Cette session, qui a débuté lundi dernier, a été marquée notamment par le renouvellement partiel des membres du bureau du Cesec et a coïncidé avec l’adoption par le gouvernement en Conseil des ministres du projet de la nouvelle loi organique sur le Cesec. Pour rappel, lundi, Hamadoun Bah et Abdoulaye Kontao avaient été élus respectivement 1er et 2è secrétaire du bureau. Par ailleurs, les présidents des commissions ont été élus en leur sein. Ainsi, la commission développement rural est présidée par Mahamadou Sylla alors que Bréhima Amadou Haïdara dirige la commission économique et financière.
Les membres de la commission de l’éducation, de la culture et de la communication ont porté leur choix sur Moustapha Guitteye comme premier responsable. Quant à la commission des affaires sociales et santé, elle est coiffée par Florence Zomahoun. Enfin, Issa Bengaly prend les rênes de la commission science, technique et environnement.
Le président du Cesec a d’abord félicité les nouveaux membres du bureau pour leur élection tout en comptant sur eux pour apporter une nouvelle dynamique à leur institution et pour œuvrer dans l’intérêt supérieur de notre nation. Sur l’adoption en Conseil des ministres du projet de loi organique sur le Cesec, Yacouba Katilé dira qu’elle apporte des innovations majeures qui transformeront leur institution. Et parmi celles-ci, il a cité l’extension de leurs compétences aux questions environnementales. «Nous sommes désormais appelés à jouer un rôle central dans la protection et la gestion de notre environnement. Cette responsabilité est cruciale, car l’avenir de notre planète et le bien-être de nos populations en dépendent», a-t-il souligné.

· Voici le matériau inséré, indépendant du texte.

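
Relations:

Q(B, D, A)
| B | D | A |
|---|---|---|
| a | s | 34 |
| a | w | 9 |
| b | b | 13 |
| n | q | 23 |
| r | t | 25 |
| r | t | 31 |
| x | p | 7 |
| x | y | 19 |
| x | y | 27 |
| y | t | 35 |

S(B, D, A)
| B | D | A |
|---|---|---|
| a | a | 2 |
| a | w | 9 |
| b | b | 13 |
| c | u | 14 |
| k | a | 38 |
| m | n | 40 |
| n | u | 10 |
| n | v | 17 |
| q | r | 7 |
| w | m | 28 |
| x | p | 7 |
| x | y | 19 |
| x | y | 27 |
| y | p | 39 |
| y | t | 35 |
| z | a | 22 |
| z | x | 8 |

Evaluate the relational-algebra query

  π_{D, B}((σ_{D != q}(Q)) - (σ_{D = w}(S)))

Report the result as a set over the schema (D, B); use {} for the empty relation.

Selection D != q: {(a, s, 34), (a, w, 9), (b, b, 13), (r, t, 25), (r, t, 31), (x, p, 7), (x, y, 19), (x, y, 27), (y, t, 35)}
Selection D = w: {(a, w, 9)}
Taking the difference: {(a, s, 34), (b, b, 13), (r, t, 25), (r, t, 31), (x, p, 7), (x, y, 19), (x, y, 27), (y, t, 35)}
Keep only column(s) D, B (2 duplicate(s) eliminated): {(b, b), (p, x), (s, a), (t, r), (t, y), (y, x)}

{(b, b), (p, x), (s, a), (t, r), (t, y), (y, x)}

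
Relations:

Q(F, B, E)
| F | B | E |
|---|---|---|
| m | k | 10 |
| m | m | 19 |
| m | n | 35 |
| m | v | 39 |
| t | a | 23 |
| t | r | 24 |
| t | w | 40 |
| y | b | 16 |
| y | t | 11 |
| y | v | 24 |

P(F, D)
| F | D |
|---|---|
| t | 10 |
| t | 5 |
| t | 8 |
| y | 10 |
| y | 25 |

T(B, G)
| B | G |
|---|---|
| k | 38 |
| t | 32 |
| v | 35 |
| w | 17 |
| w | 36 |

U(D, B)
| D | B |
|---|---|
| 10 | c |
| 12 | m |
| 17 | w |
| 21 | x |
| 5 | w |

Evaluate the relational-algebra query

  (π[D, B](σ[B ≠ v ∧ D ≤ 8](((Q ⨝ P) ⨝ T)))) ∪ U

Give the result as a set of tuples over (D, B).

Joining Q and P on F yields {(t, a, 23, 10), (t, a, 23, 5), (t, a, 23, 8), (t, r, 24, 10), (t, r, 24, 5), (t, r, 24, 8), (t, w, 40, 10), (t, w, 40, 5), (t, w, 40, 8), (y, b, 16, 10), (y, b, 16, 25), (y, t, 11, 10), (y, t, 11, 25), (y, v, 24, 10), (y, v, 24, 25)}.
Joining (Q ⨝ P) and T on B yields {(t, w, 40, 10, 17), (t, w, 40, 10, 36), (t, w, 40, 5, 17), (t, w, 40, 5, 36), (t, w, 40, 8, 17), (t, w, 40, 8, 36), (y, t, 11, 10, 32), (y, t, 11, 25, 32), (y, v, 24, 10, 35), (y, v, 24, 25, 35)}.
Selection B ≠ v ∧ D ≤ 8: {(t, w, 40, 5, 17), (t, w, 40, 5, 36), (t, w, 40, 8, 17), (t, w, 40, 8, 36)}
Keep only column(s) D, B (2 duplicate(s) eliminated): {(5, w), (8, w)}
Set union of the two operands is {(10, c), (12, m), (17, w), (21, x), (5, w), (8, w)}.

{(10, c), (12, m), (17, w), (21, x), (5, w), (8, w)}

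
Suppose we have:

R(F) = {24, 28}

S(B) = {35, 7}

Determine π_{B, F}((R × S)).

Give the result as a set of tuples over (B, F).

{(35, 24), (35, 28), (7, 24), (7, 28)}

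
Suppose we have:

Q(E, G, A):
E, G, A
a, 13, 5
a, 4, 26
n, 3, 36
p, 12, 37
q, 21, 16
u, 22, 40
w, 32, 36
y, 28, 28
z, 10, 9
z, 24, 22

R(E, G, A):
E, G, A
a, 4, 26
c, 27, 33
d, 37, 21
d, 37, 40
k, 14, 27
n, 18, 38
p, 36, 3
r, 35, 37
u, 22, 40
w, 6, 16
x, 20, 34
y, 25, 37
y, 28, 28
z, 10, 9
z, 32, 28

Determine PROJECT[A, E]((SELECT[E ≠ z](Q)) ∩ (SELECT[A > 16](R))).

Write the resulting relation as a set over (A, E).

σ[E ≠ z]: keep tuples satisfying E ≠ z → {(a, 13, 5), (a, 4, 26), (n, 3, 36), (p, 12, 37), (q, 21, 16), (u, 22, 40), (w, 32, 36), (y, 28, 28)}
σ[A > 16]: keep tuples satisfying A > 16 → {(a, 4, 26), (c, 27, 33), (d, 37, 21), (d, 37, 40), (k, 14, 27), (n, 18, 38), (r, 35, 37), (u, 22, 40), (x, 20, 34), (y, 25, 37), (y, 28, 28), (z, 32, 28)}
Taking the intersection: {(a, 4, 26), (u, 22, 40), (y, 28, 28)}
Projecting to A, E: {(26, a), (28, y), (40, u)}

{(26, a), (28, y), (40, u)}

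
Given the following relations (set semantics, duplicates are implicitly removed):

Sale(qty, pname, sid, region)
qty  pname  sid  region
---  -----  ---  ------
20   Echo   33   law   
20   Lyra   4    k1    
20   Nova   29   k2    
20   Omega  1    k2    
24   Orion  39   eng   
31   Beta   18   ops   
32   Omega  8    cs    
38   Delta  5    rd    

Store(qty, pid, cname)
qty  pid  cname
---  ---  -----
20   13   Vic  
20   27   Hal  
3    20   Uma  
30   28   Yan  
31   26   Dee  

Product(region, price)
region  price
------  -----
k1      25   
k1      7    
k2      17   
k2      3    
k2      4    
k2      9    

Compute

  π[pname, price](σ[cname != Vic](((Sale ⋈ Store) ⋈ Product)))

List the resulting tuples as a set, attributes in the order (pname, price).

Joining Sale and Store on qty yields {(20, Echo, 33, law, 13, Vic), (20, Echo, 33, law, 27, Hal), (20, Lyra, 4, k1, 13, Vic), (20, Lyra, 4, k1, 27, Hal), (20, Nova, 29, k2, 13, Vic), (20, Nova, 29, k2, 27, Hal), (20, Omega, 1, k2, 13, Vic), (20, Omega, 1, k2, 27, Hal), (31, Beta, 18, ops, 26, Dee)}.
Joining (Sale ⋈ Store) and Product on region yields {(20, Lyra, 4, k1, 13, Vic, 25), (20, Lyra, 4, k1, 13, Vic, 7), (20, Lyra, 4, k1, 27, Hal, 25), (20, Lyra, 4, k1, 27, Hal, 7), (20, Nova, 29, k2, 13, Vic, 17), (20, Nova, 29, k2, 13, Vic, 3), (20, Nova, 29, k2, 13, Vic, 4), (20, Nova, 29, k2, 13, Vic, 9), (20, Nova, 29, k2, 27, Hal, 17), (20, Nova, 29, k2, 27, Hal, 3), (20, Nova, 29, k2, 27, Hal, 4), (20, Nova, 29, k2, 27, Hal, 9), (20, Omega, 1, k2, 13, Vic, 17), (20, Omega, 1, k2, 13, Vic, 3), (20, Omega, 1, k2, 13, Vic, 4), (20, Omega, 1, k2, 13, Vic, 9), (20, Omega, 1, k2, 27, Hal, 17), (20, Omega, 1, k2, 27, Hal, 3), (20, Omega, 1, k2, 27, Hal, 4), (20, Omega, 1, k2, 27, Hal, 9)}.
Apply σ_{cname != Vic}; surviving tuples: {(20, Lyra, 4, k1, 27, Hal, 25), (20, Lyra, 4, k1, 27, Hal, 7), (20, Nova, 29, k2, 27, Hal, 17), (20, Nova, 29, k2, 27, Hal, 3), (20, Nova, 29, k2, 27, Hal, 4), (20, Nova, 29, k2, 27, Hal, 9), (20, Omega, 1, k2, 27, Hal, 17), (20, Omega, 1, k2, 27, Hal, 3), (20, Omega, 1, k2, 27, Hal, 4), (20, Omega, 1, k2, 27, Hal, 9)}
Projecting to pname, price: {(Lyra, 25), (Lyra, 7), (Nova, 17), (Nova, 3), (Nova, 4), (Nova, 9), (Omega, 17), (Omega, 3), (Omega, 4), (Omega, 9)}

{(Lyra, 25), (Lyra, 7), (Nova, 17), (Nova, 3), (Nova, 4), (Nova, 9), (Omega, 17), (Omega, 3), (Omega, 4), (Omega, 9)}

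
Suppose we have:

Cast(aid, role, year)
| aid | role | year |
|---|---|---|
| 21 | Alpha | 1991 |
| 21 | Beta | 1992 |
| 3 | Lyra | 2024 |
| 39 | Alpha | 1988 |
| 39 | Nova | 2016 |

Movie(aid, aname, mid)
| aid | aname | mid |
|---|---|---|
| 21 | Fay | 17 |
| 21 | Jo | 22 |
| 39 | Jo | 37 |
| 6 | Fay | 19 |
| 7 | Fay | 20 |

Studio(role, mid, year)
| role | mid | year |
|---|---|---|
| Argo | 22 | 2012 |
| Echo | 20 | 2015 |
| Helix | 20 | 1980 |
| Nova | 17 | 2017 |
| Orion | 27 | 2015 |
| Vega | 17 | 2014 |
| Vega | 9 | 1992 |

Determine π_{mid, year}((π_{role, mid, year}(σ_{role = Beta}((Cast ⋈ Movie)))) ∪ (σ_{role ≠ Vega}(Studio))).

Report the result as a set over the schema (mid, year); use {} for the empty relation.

{(17, 1992), (17, 2017), (20, 1980), (20, 2015), (22, 1992), (22, 2012), (27, 2015)}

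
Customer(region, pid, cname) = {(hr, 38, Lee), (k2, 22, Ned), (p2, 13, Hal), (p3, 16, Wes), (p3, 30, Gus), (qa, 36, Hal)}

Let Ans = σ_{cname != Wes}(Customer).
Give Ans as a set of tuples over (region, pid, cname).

{(hr, 38, Lee), (k2, 22, Ned), (p2, 13, Hal), (p3, 30, Gus), (qa, 36, Hal)}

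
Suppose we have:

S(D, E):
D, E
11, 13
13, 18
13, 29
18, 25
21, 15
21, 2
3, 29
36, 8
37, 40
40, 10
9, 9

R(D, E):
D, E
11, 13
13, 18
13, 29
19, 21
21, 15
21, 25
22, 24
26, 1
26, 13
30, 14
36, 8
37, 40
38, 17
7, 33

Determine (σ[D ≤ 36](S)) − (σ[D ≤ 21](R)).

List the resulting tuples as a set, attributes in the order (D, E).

σ[D ≤ 36]: keep tuples satisfying D ≤ 36 → {(11, 13), (13, 18), (13, 29), (18, 25), (21, 15), (21, 2), (3, 29), (36, 8), (9, 9)}
σ[D ≤ 21]: keep tuples satisfying D ≤ 21 → {(11, 13), (13, 18), (13, 29), (19, 21), (21, 15), (21, 25), (7, 33)}
Difference: {(11, 13), (13, 18), (13, 29), (18, 25), (21, 15), (21, 2), (3, 29), (36, 8), (9, 9)} with {(11, 13), (13, 18), (13, 29), (19, 21), (21, 15), (21, 25), (7, 33)} → {(18, 25), (21, 2), (3, 29), (36, 8), (9, 9)}

{(18, 25), (21, 2), (3, 29), (36, 8), (9, 9)}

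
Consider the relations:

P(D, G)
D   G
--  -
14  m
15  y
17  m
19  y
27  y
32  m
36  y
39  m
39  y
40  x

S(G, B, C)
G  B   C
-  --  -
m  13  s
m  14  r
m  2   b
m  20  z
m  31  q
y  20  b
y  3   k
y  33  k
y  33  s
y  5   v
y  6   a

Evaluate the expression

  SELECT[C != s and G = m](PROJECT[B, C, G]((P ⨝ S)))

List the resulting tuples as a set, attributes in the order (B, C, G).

Joining P and S on G yields {(14, m, 13, s), (14, m, 14, r), (14, m, 2, b), (14, m, 20, z), (14, m, 31, q), (15, y, 20, b), (15, y, 3, k), (15, y, 33, k), (15, y, 33, s), (15, y, 5, v), (15, y, 6, a), (17, m, 13, s), (17, m, 14, r), (17, m, 2, b), (17, m, 20, z), (17, m, 31, q), (19, y, 20, b), (19, y, 3, k), (19, y, 33, k), (19, y, 33, s), (19, y, 5, v), (19, y, 6, a), (27, y, 20, b), (27, y, 3, k), (27, y, 33, k), (27, y, 33, s), (27, y, 5, v), (27, y, 6, a), (32, m, 13, s), (32, m, 14, r), (32, m, 2, b), (32, m, 20, z), (32, m, 31, q), (36, y, 20, b), (36, y, 3, k), (36, y, 33, k), (36, y, 33, s), (36, y, 5, v), (36, y, 6, a), (39, m, 13, s), (39, m, 14, r), (39, m, 2, b), (39, m, 20, z), (39, m, 31, q), (39, y, 20, b), (39, y, 3, k), (39, y, 33, k), (39, y, 33, s), (39, y, 5, v), (39, y, 6, a)}.
Projecting to B, C, G (39 duplicate(s) eliminated): {(13, s, m), (14, r, m), (2, b, m), (20, b, y), (20, z, m), (3, k, y), (31, q, m), (33, k, y), (33, s, y), (5, v, y), (6, a, y)}
Selection C != s and G = m: {(14, r, m), (2, b, m), (20, z, m), (31, q, m)}

{(14, r, m), (2, b, m), (20, z, m), (31, q, m)}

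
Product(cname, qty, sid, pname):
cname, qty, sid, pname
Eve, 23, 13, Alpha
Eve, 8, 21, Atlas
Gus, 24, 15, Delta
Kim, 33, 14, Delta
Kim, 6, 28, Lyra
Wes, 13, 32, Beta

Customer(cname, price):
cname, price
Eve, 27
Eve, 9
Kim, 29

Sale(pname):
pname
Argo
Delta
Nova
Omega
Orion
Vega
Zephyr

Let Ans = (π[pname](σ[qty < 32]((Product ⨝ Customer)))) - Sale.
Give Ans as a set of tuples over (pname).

Joining Product and Customer on cname yields {(Eve, 23, 13, Alpha, 27), (Eve, 23, 13, Alpha, 9), (Eve, 8, 21, Atlas, 27), (Eve, 8, 21, Atlas, 9), (Kim, 33, 14, Delta, 29), (Kim, 6, 28, Lyra, 29)}.
Apply σ_{qty < 32}; surviving tuples: {(Eve, 23, 13, Alpha, 27), (Eve, 23, 13, Alpha, 9), (Eve, 8, 21, Atlas, 27), (Eve, 8, 21, Atlas, 9), (Kim, 6, 28, Lyra, 29)}
π[pname]: project onto (pname) (2 duplicate(s) eliminated) → {Alpha, Atlas, Lyra}
Set difference of the two operands is {Alpha, Atlas, Lyra}.

{Alpha, Atlas, Lyra}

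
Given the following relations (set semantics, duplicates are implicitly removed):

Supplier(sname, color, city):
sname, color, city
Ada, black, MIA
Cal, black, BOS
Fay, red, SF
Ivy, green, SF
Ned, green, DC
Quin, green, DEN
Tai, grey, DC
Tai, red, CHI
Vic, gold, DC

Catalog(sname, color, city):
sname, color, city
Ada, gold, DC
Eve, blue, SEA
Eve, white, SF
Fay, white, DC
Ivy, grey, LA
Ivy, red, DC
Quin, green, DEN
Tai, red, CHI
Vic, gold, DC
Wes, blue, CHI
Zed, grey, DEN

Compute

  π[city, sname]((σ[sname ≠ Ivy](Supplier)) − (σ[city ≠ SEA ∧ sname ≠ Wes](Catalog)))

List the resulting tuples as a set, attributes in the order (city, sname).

{(BOS, Cal), (DC, Ned), (DC, Tai), (MIA, Ada), (SF, Fay)}

Selection sname ≠ Ivy: {(Ada, black, MIA), (Cal, black, BOS), (Fay, red, SF), (Ned, green, DC), (Quin, green, DEN), (Tai, grey, DC), (Tai, red, CHI), (Vic, gold, DC)}
Selection city ≠ SEA ∧ sname ≠ Wes: {(Ada, gold, DC), (Eve, white, SF), (Fay, white, DC), (Ivy, grey, LA), (Ivy, red, DC), (Quin, green, DEN), (Tai, red, CHI), (Vic, gold, DC), (Zed, grey, DEN)}
Set difference of the two operands is {(Ada, black, MIA), (Cal, black, BOS), (Fay, red, SF), (Ned, green, DC), (Tai, grey, DC)}.
π[city, sname]: project onto (city, sname) → {(BOS, Cal), (DC, Ned), (DC, Tai), (MIA, Ada), (SF, Fay)}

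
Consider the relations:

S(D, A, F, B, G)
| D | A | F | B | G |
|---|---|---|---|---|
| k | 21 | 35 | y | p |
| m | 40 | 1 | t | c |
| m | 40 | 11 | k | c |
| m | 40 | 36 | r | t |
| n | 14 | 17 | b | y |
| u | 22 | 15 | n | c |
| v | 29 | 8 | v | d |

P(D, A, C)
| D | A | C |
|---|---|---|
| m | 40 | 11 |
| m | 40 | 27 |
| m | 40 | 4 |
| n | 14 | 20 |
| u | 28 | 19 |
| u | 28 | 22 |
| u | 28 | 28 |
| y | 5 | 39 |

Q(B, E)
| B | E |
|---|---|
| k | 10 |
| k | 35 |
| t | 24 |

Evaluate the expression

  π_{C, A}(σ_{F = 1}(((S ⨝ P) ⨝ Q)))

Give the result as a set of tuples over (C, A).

S ⋈ P (natural join on D, A): {(m, 40, 1, t, c, 11), (m, 40, 1, t, c, 27), (m, 40, 1, t, c, 4), (m, 40, 11, k, c, 11), (m, 40, 11, k, c, 27), (m, 40, 11, k, c, 4), (m, 40, 36, r, t, 11), (m, 40, 36, r, t, 27), (m, 40, 36, r, t, 4), (n, 14, 17, b, y, 20)}
(S ⨝ P) ⋈ Q (natural join on B): {(m, 40, 1, t, c, 11, 24), (m, 40, 1, t, c, 27, 24), (m, 40, 1, t, c, 4, 24), (m, 40, 11, k, c, 11, 10), (m, 40, 11, k, c, 11, 35), (m, 40, 11, k, c, 27, 10), (m, 40, 11, k, c, 27, 35), (m, 40, 11, k, c, 4, 10), (m, 40, 11, k, c, 4, 35)}
Selection F = 1: {(m, 40, 1, t, c, 11, 24), (m, 40, 1, t, c, 27, 24), (m, 40, 1, t, c, 4, 24)}
Keep only column(s) C, A: {(11, 40), (27, 40), (4, 40)}

{(11, 40), (27, 40), (4, 40)}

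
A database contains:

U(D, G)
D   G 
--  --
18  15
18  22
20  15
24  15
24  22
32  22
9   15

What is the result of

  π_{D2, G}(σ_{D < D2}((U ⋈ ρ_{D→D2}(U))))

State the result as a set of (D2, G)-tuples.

{(18, 15), (20, 15), (24, 15), (24, 22), (32, 22)}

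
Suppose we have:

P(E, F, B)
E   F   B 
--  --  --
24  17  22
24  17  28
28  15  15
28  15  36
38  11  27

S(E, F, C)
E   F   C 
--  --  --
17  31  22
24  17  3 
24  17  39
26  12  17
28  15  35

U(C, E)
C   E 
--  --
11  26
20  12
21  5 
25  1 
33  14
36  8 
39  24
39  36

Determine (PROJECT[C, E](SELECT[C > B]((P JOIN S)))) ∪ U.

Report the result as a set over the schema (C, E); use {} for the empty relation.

{(11, 26), (20, 12), (21, 5), (25, 1), (33, 14), (35, 28), (36, 8), (39, 24), (39, 36)}

Joining P and S on E, F yields {(24, 17, 22, 3), (24, 17, 22, 39), (24, 17, 28, 3), (24, 17, 28, 39), (28, 15, 15, 35), (28, 15, 36, 35)}.
Selection C > B: {(24, 17, 22, 39), (24, 17, 28, 39), (28, 15, 15, 35)}
π[C, E]: project onto (C, E) (1 duplicate(s) eliminated) → {(35, 28), (39, 24)}
Union: {(35, 28), (39, 24)} with {(11, 26), (20, 12), (21, 5), (25, 1), (33, 14), (36, 8), (39, 24), (39, 36)} → {(11, 26), (20, 12), (21, 5), (25, 1), (33, 14), (35, 28), (36, 8), (39, 24), (39, 36)}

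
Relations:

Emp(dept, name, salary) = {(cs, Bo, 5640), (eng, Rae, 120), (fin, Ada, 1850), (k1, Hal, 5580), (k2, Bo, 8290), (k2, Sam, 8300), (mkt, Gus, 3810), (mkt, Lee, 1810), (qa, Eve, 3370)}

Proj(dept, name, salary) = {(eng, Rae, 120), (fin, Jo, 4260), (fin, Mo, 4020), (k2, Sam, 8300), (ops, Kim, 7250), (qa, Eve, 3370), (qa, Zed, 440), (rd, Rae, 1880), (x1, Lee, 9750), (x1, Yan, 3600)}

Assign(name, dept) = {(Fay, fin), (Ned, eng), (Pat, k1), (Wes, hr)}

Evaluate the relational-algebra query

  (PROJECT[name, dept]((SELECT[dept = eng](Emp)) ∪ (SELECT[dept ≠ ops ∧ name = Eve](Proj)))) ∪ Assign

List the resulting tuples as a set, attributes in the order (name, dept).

{(Eve, qa), (Fay, fin), (Ned, eng), (Pat, k1), (Rae, eng), (Wes, hr)}

Apply σ_{dept = eng}; surviving tuples: {(eng, Rae, 120)}
Apply σ_{dept ≠ ops ∧ name = Eve}; surviving tuples: {(qa, Eve, 3370)}
Set union of the two operands is {(eng, Rae, 120), (qa, Eve, 3370)}.
π[name, dept]: project onto (name, dept) → {(Eve, qa), (Rae, eng)}
Set union of the two operands is {(Eve, qa), (Fay, fin), (Ned, eng), (Pat, k1), (Rae, eng), (Wes, hr)}.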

Une autre innovation importante, selon le président du Cesec, est celle sur le changement d’appellation de leurs membres, qui sont désormais des conseillers de la République. Appellation qui, selon lui, reflète mieux l’importance de leur mission et la reconnaissance de leur rôle au sein de la société. «En tant que conseillers de la République, nous avons le devoir de conseiller et d’éclairer les pouvoirs publics sur les grandes orientations économiques, sociales, environnementales et culturelles de notre pays», a précisé Yacouba Katilé. Le même projet de texte institue aussi la procédure de destitution du président du Cesec. Et par ailleurs, elle a augmenté le nombre de conseillers qui passe de 58 à 63.